ISLAMABAD: Stan­d­a­­rd & Poor’s Global Market Intelligence on Tuesday fo­­recast further rate cuts by the State Bank of Pakistan (SBP) during the current fiscal year following a 100bps reduction to 11pc by the Monetary Policy Committee on Monday.

In a brief analysis, S&P Global Market Intelligence said the SBP delivered a larger-than-expected rate cut to 11pc as headline inflation bottomed out.

“Given improved inflation dynamics and stronger external balances, the SBP now has space to ease further, and S&P Global Mar­ket Intelligence projects an­­other 100bps cut by the end of 2025,” it said, adding, however, that the central bank was expected to proceed cautiously due to global volatility, including the impact of US tariffs and softening external demand.
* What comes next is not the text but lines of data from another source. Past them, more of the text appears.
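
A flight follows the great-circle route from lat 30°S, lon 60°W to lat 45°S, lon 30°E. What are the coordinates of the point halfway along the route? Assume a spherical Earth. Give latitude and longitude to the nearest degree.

Write both endpoints as unit vectors p₁, p₂ with components (cos φ cos λ, cos φ sin λ, sin φ).
The central angle between the endpoints is δ = arccos(p₁·p₂) ≈ 1.209 rad (69.3°).
Interpolate at f = 1/2 with slerp weights a = sin((1−f)δ)/sin δ ≈ 0.608, b = sin(fδ)/sin δ ≈ 0.608.
p = a·p₁ + b·p₂ ≈ (0.635, -0.241, -0.734); φ = arcsin(p_z) ≈ -47.19°, λ = atan2(p_y, p_x) ≈ -20.77°.

≈ lat 47°S, lon 21°W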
It said the S&P Global-HBL Pakistan Manu­fac­turing Performance Ma­­nagers’ Index (PMI) for March showed that domestic production continued to grow, and new export ord­ers contracted for the first time since the survey began in May 2024. Price pressures picked up, with firms citing higher input and energy costs. “This could push output prices higher in the coming months and mildly lift headline inflation, which bottomed out in April and is projected to rise modestly in the coming months due to seasonal demand and energy adjustments”.

The S&P projected the SBP reserves to be on track to reach $14 billion by the end of June. However, gross financing needs remain elevated at around $27bn annually. Even after regular rollovers, over $8bn in residual external debt rep­ayments are due in FY25 and $9bn in FY26.

Progress on the IMF programme and inflows from traditi­o­nal bilateral partners and multilateral institutions will remain essential to bridge this financing gap. $16bn of repayments have been rolled over for fiscal year 2025, and $1.3bn–$1.5bn is due in the rem­a­ining months, which is projected to be met, it observed.